In February, after two years of being skewered for letting go of their only African-American female attorney in Birmingham who headed diversity efforts at Balch, the embattled law firm hired Brandi Russell as their first-ever Chief Diversity and Inclusion Officer earlier this year.
In January 2018, Balch hired Steve Feaga as their first-ever Chief Compliance Officer and we applauded Balch’s decision at the time calling him a pillar of integrity.
Two-years later Feaga was out. Not a word was ever heard from him in those two years. Was the hiring of Feaga all window dressing?
Russell, who like Feaga, is an outstanding selection. We applaud the move.
With alleged tokenism appearing to masquerade as diversity at Balch, Balch’s hypocritical managing partner Stan Blanton had the foolish audacity to call “diversity and inclusion” a core value of the embattled firm long accused of racism and tokenism.
After ex-partner Joel I. Gilbert was convicted of six-federal crimes in the summer of 2018 in a bribery scheme that included the repugnant targeted of poor African-American children in North Birmingham, Blanton and Balch tried to deflect blame instead of apologizing.
Balch and Bingham appears to believe that their egregious conduct in the alleged all-white land grab in Vincent, Alabama, their work allegedly “dividing and diluting” the African-American vote, and their refusal to apologize to the African-American community in North Birmingham will be simply be forgotten by hiring a new chief.
An alleged elderly exploitation scandal involving Balch broke five months after Steve Feaga’s departure. Unsavory conduct appears to not have ended, regardless of a chief compliance officer or not.
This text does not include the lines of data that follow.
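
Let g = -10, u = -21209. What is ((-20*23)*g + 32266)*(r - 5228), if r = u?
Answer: -974626442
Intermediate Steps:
r = -21209
((-20*23)*g + 32266)*(r - 5228) = (-20*23*(-10) + 32266)*(-21209 - 5228) = (-460*(-10) + 32266)*(-26437) = (4600 + 32266)*(-26437) = 36866*(-26437) = -974626442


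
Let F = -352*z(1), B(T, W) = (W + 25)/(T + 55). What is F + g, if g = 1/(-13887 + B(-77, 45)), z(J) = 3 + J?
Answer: -215131147/152792 ≈ -1408.0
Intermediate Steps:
B(T, W) = (25 + W)/(55 + T)
F = -1408 (F = -352*(3 + 1) = -352*4 = -1408)
g = -11/152792 (g = 1/(-13887 + (25 + 45)/(55 - 77)) = 1/(-13887 + 70/(-22)) = 1/(-13887 - 1/22*70) = 1/(-13887 - 35/11) = 1/(-152792/11) = -11/152792 ≈ -7.1993e-5)
F + g = -1408 - 11/152792 = -215131147/152792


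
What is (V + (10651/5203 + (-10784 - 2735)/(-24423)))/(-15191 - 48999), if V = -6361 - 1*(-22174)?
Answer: -2009733746227/8156807461110 ≈ -0.24639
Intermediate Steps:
V = 15813 (V = -6361 + 22174 = 15813)
(V + (10651/5203 + (-10784 - 2735)/(-24423)))/(-15191 - 48999) = (15813 + (10651/5203 + (-10784 - 2735)/(-24423)))/(-15191 - 48999) = (15813 + (10651*(1/5203) - 13519*(-1/24423)))/(-64190) = (15813 + (10651/5203 + 13519/24423))*(-1/64190) = (15813 + 330468730/127072869)*(-1/64190) = (2009733746227/127072869)*(-1/64190) = -2009733746227/8156807461110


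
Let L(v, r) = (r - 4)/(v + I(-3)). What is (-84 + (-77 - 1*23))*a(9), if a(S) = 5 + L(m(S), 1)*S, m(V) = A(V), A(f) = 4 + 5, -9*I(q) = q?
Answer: -2714/7 ≈ -387.71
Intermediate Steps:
I(q) = -q/9
A(f) = 9
m(V) = 9
L(v, r) = (-4 + r)/(⅓ + v) (L(v, r) = (r - 4)/(v - ⅑*(-3)) = (-4 + r)/(v + ⅓) = (-4 + r)/(⅓ + v))
a(S) = 5 - 9*S/28 (a(S) = 5 + (3*(-4 + 1)/(1 + 3*9))*S = 5 + (3*(-3)/(1 + 27))*S = 5 + (3*(-3)/28)*S = 5 + (3*(1/28)*(-3))*S = 5 - 9*S/28)
(-84 + (-77 - 1*23))*a(9) = (-84 + (-77 - 1*23))*(5 - 9/28*9) = (-84 + (-77 - 23))*(5 - 81/28) = (-84 - 100)*(59/28) = -184*59/28 = -2714/7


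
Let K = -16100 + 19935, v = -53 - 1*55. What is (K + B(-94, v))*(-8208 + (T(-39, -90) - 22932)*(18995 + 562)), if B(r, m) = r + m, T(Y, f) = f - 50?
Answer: -1639308824496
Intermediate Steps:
T(Y, f) = -50 + f
v = -108 (v = -53 - 55 = -108)
B(r, m) = m + r
K = 3835
(K + B(-94, v))*(-8208 + (T(-39, -90) - 22932)*(18995 + 562)) = (3835 + (-108 - 94))*(-8208 + ((-50 - 90) - 22932)*(18995 + 562)) = (3835 - 202)*(-8208 + (-140 - 22932)*19557) = 3633*(-8208 - 23072*19557) = 3633*(-8208 - 451219104) = 3633*(-451227312) = -1639308824496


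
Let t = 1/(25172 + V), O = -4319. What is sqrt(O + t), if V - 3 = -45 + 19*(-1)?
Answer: 2*I*sqrt(680849659822)/25111 ≈ 65.719*I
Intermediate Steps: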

Besides hiring more attorneys of color, will Balch finally treat the African-American community with dignity and respect?
Will Brandi Russell go visit Harriman Park and apologize to the community on behalf of Balch? Will she visit Vincent, Alabama and promise to protect historic slave graves? Will she stand firm against any attempts to dilute the African-American vote by Balch’s political allies?
Or will she be silent, hidden like Feaga, only to quietly leave in 2023?